Still, politicians will clamor to “do more” to end the recession, even though it will probably be well over by the time the WPA shovels hit the dirt. So, if you feel a bit of springtime optimism, indulge yourself a little, for your feeling may be right. Also, tell the politicians that Keynes is no longer needed.

Stop Talking Down Business, Mr. President (II)

Since the posting of Stop Talking Down Business, Mr. President, part 1, Pres. Obama has announced his tepid opposition to the punitive AIG bonus tax bill working its way through Congress. The bill would tax bonuses paid by bailout recipients at up to 90%.

Thank you, Mr. President, you made the right call here. Furthermore, Obama’s general statement that the tax code should not be used to punish came right out of the free market handbook.

Mr. President, please keep the faith when considering your punitive new taxes on high earners. Government audits show that higher tax brackets will not meaningfully help close the budget deficit. Indeed, Obama’s near doubling of the capital gains tax will probably reduce government revenues.

If a tax adds little to nothing to the government coffers, its only purposes can be social engineering and class warfare. Let’s hope Obama has turned the corner on this very ugly aspect of Democrat politics.

Stop Talking Down Business, Mr. President

The other thing that I would like to suggest to the whole business community — I know that there are some businesses that, themselves, are faced with troubles and can’t do this, but if a lot of businesses would take a look and see if they could hire just one person, it’d be interesting to see how much we could reduce those unemployment rolls. And there must be some that can’t, I know, because of their own troubles. But there must be others that could probably do even more than one — but if everyone would just simply look at it from the standpoint there are more businesses in the United States than there are unemployed.

  • Ronald Reagan, December 23, 1982

The mainstream media – the only media at the time – lambasted Pres. Reagan’s call to arms for private business to help with the then serious unemployment problem. Relying on the private sector to solve society’s problems was the Reagan way, but an anathema to tenants of the ivory towers. Nonetheless, a recent Newsweek cover story suggests that Obama should do the same as Reagan: talk the US out of its recession. Reagan’s policies probably did more to help with the 1981-2 recession than his words, but he was the great communicator. While Obama lacks Reagan’s policy ethos (he fashions himself a pragmatist, A.KA. a finger to the wind populist), Obama is the great communicator of the left.
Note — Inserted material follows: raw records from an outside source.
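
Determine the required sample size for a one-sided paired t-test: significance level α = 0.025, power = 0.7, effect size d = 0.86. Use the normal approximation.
n = 9 pairs

Sample size formula (paired t-test, normal approximation):
n = ((z_α + z_β) / d)²

z_α = 1.960 (for α = 0.025, one-sided)
z_β = 0.524 (for power = 0.7)
d = 0.86

n = ((1.960 + 0.524) / 0.86)²
n = (2.888)²
n ≈ 8.34
Round up to the next whole number: n = 9 pairs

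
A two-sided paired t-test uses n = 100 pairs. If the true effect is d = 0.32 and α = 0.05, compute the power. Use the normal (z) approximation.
Power ≈ 0.89

Power calculation (paired t-test, normal approximation):
z_β = d · √n - z_{α/2}
z_β = 0.32 · √100 - 1.960
z_β = 0.32 · 10.000 - 1.960
z_β = 1.240

Power = Φ(z_β) = Φ(1.240) ≈ 0.893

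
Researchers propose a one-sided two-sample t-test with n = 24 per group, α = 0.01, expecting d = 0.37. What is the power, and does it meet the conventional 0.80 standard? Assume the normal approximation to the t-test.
Power ≈ 0.15; the study is underpowered (power < 0.80)

Power calculation (two-sample t-test, normal approximation):
z_β = d · √(n/2) - z_α
z_β = 0.37 · √(24/2) - 2.326
z_β = 0.37 · 3.464 - 2.326
z_β = -1.045

Power = Φ(z_β) = Φ(-1.045) ≈ 0.148

Effect size d = 0.37 is small by Cohen's convention (0.2/0.5/0.8).

Threshold: power ≥ 0.80 is conventionally adequate.
Power ≈ 0.15 → the study is underpowered (power < 0.80).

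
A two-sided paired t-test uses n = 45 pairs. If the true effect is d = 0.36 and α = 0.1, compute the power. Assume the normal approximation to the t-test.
Power ≈ 0.78

Power calculation (paired t-test, normal approximation):
z_β = d · √n - z_{α/2}
z_β = 0.36 · √45 - 1.645
z_β = 0.36 · 6.708 - 1.645
z_β = 0.770

Power = Φ(z_β) = Φ(0.770) ≈ 0.779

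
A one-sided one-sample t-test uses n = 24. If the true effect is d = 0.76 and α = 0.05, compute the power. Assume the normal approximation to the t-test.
Power ≈ 0.98

Power calculation (one-sample t-test, normal approximation):
z_β = d · √n - z_α
z_β = 0.76 · √24 - 1.645
z_β = 0.76 · 4.899 - 1.645
z_β = 2.078

Power = Φ(z_β) = Φ(2.078) ≈ 0.981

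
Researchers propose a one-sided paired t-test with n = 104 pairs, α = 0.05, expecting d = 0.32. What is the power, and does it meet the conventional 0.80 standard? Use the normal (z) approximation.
Power ≈ 0.95; the study is adequately powered (power ≥ 0.80)

Power calculation (paired t-test, normal approximation):
z_β = d · √n - z_α
z_β = 0.32 · √104 - 1.645
z_β = 0.32 · 10.198 - 1.645
z_β = 1.619

Power = Φ(z_β) = Φ(1.619) ≈ 0.947

Effect size d = 0.32 is small by Cohen's convention (0.2/0.5/0.8).

Threshold: power ≥ 0.80 is conventionally adequate.
Power ≈ 0.95 → the study is adequately powered (power ≥ 0.80).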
That is why Obama should stop bashing AIG, and business in general.

Despite fashioning the language that allowed the AIG bonuses and signing it into law, Obama claims outrage. The AIG language was inserted entirely by Democrats without consulting Republicans. How the media allows people like Obama and Sen. Dodd to publically decry their own back room shenanigans is yet another case study in bias. Indeed why are Democrats and their media keeping this issue alive when all trails lead back to Washington and Hartford?
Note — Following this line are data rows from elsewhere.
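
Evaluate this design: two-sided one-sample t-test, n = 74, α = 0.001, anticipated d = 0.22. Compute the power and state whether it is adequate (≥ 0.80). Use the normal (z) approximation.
Power ≈ 0.08; the study is underpowered (power < 0.80)

Power calculation (one-sample t-test, normal approximation):
z_β = d · √n - z_{α/2}
z_β = 0.22 · √74 - 3.291
z_β = 0.22 · 8.602 - 3.291
z_β = -1.398

Power = Φ(z_β) = Φ(-1.398) ≈ 0.081

Effect size d = 0.22 is small by Cohen's convention (0.2/0.5/0.8).

Threshold: power ≥ 0.80 is conventionally adequate.
Power ≈ 0.08 → the study is underpowered (power < 0.80).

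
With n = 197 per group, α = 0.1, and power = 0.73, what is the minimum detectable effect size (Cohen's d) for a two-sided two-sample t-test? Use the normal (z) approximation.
d ≈ 0.23

Minimum detectable effect (two-sample t-test, normal approximation):
d = (z_{α/2} + z_β) / √(n/2)
d = (1.645 + 0.613) / √(197/2)
d = 2.258 / 9.925
d ≈ 0.23

By Cohen's convention (0.2 small / 0.5 medium / 0.8 large): small effect.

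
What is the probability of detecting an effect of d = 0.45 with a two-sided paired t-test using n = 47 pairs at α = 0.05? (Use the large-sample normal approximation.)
Power ≈ 0.87

Power calculation (paired t-test, normal approximation):
z_β = d · √n - z_{α/2}
z_β = 0.45 · √47 - 1.960
z_β = 0.45 · 6.856 - 1.960
z_β = 1.125

Power = Φ(z_β) = Φ(1.125) ≈ 0.870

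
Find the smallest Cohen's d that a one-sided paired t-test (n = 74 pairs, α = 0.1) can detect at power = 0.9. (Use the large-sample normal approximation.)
d ≈ 0.30

Minimum detectable effect (paired t-test, normal approximation):
d = (z_α + z_β) / √n
d = (1.282 + 1.282) / √74
d = 2.563 / 8.602
d ≈ 0.30

By Cohen's convention (0.2 small / 0.5 medium / 0.8 large): small effect.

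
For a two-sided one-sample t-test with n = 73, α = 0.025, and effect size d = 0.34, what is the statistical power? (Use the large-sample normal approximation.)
Power ≈ 0.75

Power calculation (one-sample t-test, normal approximation):
z_β = d · √n - z_{α/2}
z_β = 0.34 · √73 - 2.241
z_β = 0.34 · 8.544 - 2.241
z_β = 0.664

Power = Φ(z_β) = Φ(0.664) ≈ 0.747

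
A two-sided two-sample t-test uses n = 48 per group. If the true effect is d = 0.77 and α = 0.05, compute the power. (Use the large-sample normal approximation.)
Power ≈ 0.97

Power calculation (two-sample t-test, normal approximation):
z_β = d · √(n/2) - z_{α/2}
z_β = 0.77 · √(48/2) - 1.960
z_β = 0.77 · 4.899 - 1.960
z_β = 1.812

Power = Φ(z_β) = Φ(1.812) ≈ 0.965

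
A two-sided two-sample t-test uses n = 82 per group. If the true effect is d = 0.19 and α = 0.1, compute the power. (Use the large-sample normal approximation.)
Power ≈ 0.33

Power calculation (two-sample t-test, normal approximation):
z_β = d · √(n/2) - z_{α/2}
z_β = 0.19 · √(82/2) - 1.645
z_β = 0.19 · 6.403 - 1.645
z_β = -0.428

Power = Φ(z_β) = Φ(-0.428) ≈ 0.334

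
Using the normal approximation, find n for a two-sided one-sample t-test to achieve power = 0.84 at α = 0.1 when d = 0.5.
n = 28

Sample size formula (one-sample t-test, normal approximation):
n = ((z_{α/2} + z_β) / d)²

z_{α/2} = 1.645 (for α = 0.1, two-sided)
z_β = 0.994 (for power = 0.84)
d = 0.5

n = ((1.645 + 0.994) / 0.5)²
n = (5.278)²
n ≈ 27.86
Round up to the next whole number: n = 28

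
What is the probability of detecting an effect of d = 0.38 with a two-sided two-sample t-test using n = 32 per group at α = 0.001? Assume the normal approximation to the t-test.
Power ≈ 0.04

Power calculation (two-sample t-test, normal approximation):
z_β = d · √(n/2) - z_{α/2}
z_β = 0.38 · √(32/2) - 3.291
z_β = 0.38 · 4.000 - 3.291
z_β = -1.771

Power = Φ(z_β) = Φ(-1.771) ≈ 0.038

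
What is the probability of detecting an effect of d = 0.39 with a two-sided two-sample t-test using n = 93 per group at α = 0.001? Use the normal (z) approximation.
Power ≈ 0.26

Power calculation (two-sample t-test, normal approximation):
z_β = d · √(n/2) - z_{α/2}
z_β = 0.39 · √(93/2) - 3.291
z_β = 0.39 · 6.819 - 3.291
z_β = -0.631

Power = Φ(z_β) = Φ(-0.631) ≈ 0.264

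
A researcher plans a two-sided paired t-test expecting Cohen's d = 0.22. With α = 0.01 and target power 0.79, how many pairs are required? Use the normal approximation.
n = 237 pairs

Sample size formula (paired t-test, normal approximation):
n = ((z_{α/2} + z_β) / d)²

z_{α/2} = 2.576 (for α = 0.01, two-sided)
z_β = 0.806 (for power = 0.79)
d = 0.22

n = ((2.576 + 0.806) / 0.22)²
n = (15.373)²
n ≈ 236.33
Round up to the next whole number: n = 237 pairs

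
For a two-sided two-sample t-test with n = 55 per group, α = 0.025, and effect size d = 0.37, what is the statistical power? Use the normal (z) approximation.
Power ≈ 0.38

Power calculation (two-sample t-test, normal approximation):
z_β = d · √(n/2) - z_{α/2}
z_β = 0.37 · √(55/2) - 2.241
z_β = 0.37 · 5.244 - 2.241
z_β = -0.301

Power = Φ(z_β) = Φ(-0.301) ≈ 0.382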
Obama can’t resist bashing AIG because it serves his strategy of keeping business on the ropes until they can be regulated into submission. Even though the AIG bonuses amount to 1/1000th of its bailout money, Democrat outrage keeps the door to new regulation wide open. Further, in this environment, lobbyists representing financial firms will fare as well Nazi cigarette manufacturing pornographers.
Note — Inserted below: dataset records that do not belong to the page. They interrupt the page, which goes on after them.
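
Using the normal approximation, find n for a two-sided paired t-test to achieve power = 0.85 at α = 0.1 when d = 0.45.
n = 36 pairs

Sample size formula (paired t-test, normal approximation):
n = ((z_{α/2} + z_β) / d)²

z_{α/2} = 1.645 (for α = 0.1, two-sided)
z_β = 1.036 (for power = 0.85)
d = 0.45

n = ((1.645 + 1.036) / 0.45)²
n = (5.958)²
n ≈ 35.50
Round up to the next whole number: n = 36 pairs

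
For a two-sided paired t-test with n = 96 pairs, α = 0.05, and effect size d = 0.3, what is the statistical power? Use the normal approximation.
Power ≈ 0.84

Power calculation (paired t-test, normal approximation):
z_β = d · √n - z_{α/2}
z_β = 0.3 · √96 - 1.960
z_β = 0.3 · 9.798 - 1.960
z_β = 0.979

Power = Φ(z_β) = Φ(0.979) ≈ 0.836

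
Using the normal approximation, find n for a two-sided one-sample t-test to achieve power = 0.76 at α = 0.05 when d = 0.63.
n = 18

Sample size formula (one-sample t-test, normal approximation):
n = ((z_{α/2} + z_β) / d)²

z_{α/2} = 1.960 (for α = 0.05, two-sided)
z_β = 0.706 (for power = 0.76)
d = 0.63

n = ((1.960 + 0.706) / 0.63)²
n = (4.232)²
n ≈ 17.91
Round up to the next whole number: n = 18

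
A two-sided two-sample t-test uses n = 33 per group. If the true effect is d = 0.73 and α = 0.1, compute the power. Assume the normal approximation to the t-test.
Power ≈ 0.91

Power calculation (two-sample t-test, normal approximation):
z_β = d · √(n/2) - z_{α/2}
z_β = 0.73 · √(33/2) - 1.645
z_β = 0.73 · 4.062 - 1.645
z_β = 1.320

Power = Φ(z_β) = Φ(1.320) ≈ 0.907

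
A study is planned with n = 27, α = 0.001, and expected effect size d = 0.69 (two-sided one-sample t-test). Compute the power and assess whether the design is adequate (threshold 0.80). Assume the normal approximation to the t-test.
Power ≈ 0.62; the study is underpowered (power < 0.80)

Power calculation (one-sample t-test, normal approximation):
z_β = d · √n - z_{α/2}
z_β = 0.69 · √27 - 3.291
z_β = 0.69 · 5.196 - 3.291
z_β = 0.295

Power = Φ(z_β) = Φ(0.295) ≈ 0.616

Effect size d = 0.69 is medium by Cohen's convention (0.2/0.5/0.8).

Threshold: power ≥ 0.80 is conventionally adequate.
Power ≈ 0.62 → the study is underpowered (power < 0.80).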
All this is part of the Emanuel doctrine of capitalizing on the crisis, but is it good for the economy? Of course not, and it is the exact opposite of the Reagan approach to his recession. Not only will the Obama government create all the new jobs, up to 3.5 million existing jobs will be “saved” by the government. By this twisted sound-bite, even if you have held a job for years, you still might owe it all to Washington.

People should question Obama and other Democratic leaders’ continued bashing of the economy and businesses when many leading indicators suggest things have already bottomed-out. This blog predicts that Obama will continue to bash business well after the recession by citing unemployment, which always lags a recovery. Such is the sad strategy of government expansionists operating free of any checks to their power.